AI-Powered 3D Body Scans Support Prediction of Pregnancy Risks and Fetal Weight
Source PublicationMedical & Biological Engineering & Computing
Primary AuthorsCheng, Zheng, Feng et al.

Monitoring maternal and fetal health throughout pregnancy is paramount for preventing adverse outcomes. However, current diagnostic tools, such as ultrasound scans, while highly accurate, often come with significant costs and can be inconvenient for expectant mothers. The growing adoption of telehealth solutions, combined with more accessible body shape information, presents a promising avenue for providing pregnant women with a convenient way to monitor their health status from home.
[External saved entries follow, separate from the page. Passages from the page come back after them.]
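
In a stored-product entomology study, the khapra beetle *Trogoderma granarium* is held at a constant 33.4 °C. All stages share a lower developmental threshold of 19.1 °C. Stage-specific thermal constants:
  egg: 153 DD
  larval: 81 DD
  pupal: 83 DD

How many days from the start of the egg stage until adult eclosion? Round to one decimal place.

Daily accumulation at 33.4 °C = 33.4 − 19.1 = 14.3 DD/day.
Total K = 153 + 81 + 83 = 317 DD.
Total duration = 317 / 14.3 = 22.168 ≈ 22.2 days.

22.2 days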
A recent study explored the potential of 3D body scan data, specifically captured during the 18-24 gestational weeks. The goal was to determine if this data could effectively predict adverse pregnancy outcomes and accurately estimate key clinical parameters. To achieve this, a novel algorithm was developed, featuring two parallel streams designed to extract comprehensive body shape features. One stream employed supervised learning to gather sequential abdominal level circumference information, while the other utilized unsupervised learning to derive global shape descriptors. A third branch further integrated shape-related demographic data.
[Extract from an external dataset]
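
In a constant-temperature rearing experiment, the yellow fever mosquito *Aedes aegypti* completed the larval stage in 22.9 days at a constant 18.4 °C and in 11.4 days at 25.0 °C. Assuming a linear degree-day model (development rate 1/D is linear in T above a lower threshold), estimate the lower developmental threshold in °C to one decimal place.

11.9 °C

Linear rate model ⇒ the product D·(T − T_b) is constant across temperatures.
22.9·(18.4 − T_b) = 11.4·(25.0 − T_b)
T_b = (22.9·18.4 − 11.4·25.0) / (22.9 − 11.4) = 136.36 / 11.5 = 11.857 °C ≈ 11.9 °C.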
The findings from this research were remarkably positive. As lead author Cheng notes in the paper, "Our results demonstrated that 3D body shapes can support the prediction of preterm labor and gestational diabetes mellitus (GDM), as well as the estimation of fetal weight." The developed algorithm significantly outperformed other machine learning models, achieving prediction accuracies exceeding 89%. Furthermore, its fetal weight estimation accuracy reached 72.22% within a 10% error margin, marking an impressive 18.18% improvement over conventional anthropometric measurements-based methods.
This breakthrough suggests a future where convenient, non-invasive 3D body scanning, when combined with advanced machine learning, could become a cornerstone of prenatal care. Such a system promises to make vital health monitoring more accessible, efficient, and less burdensome for expectant mothers, ultimately contributing to better maternal and fetal health outcomes.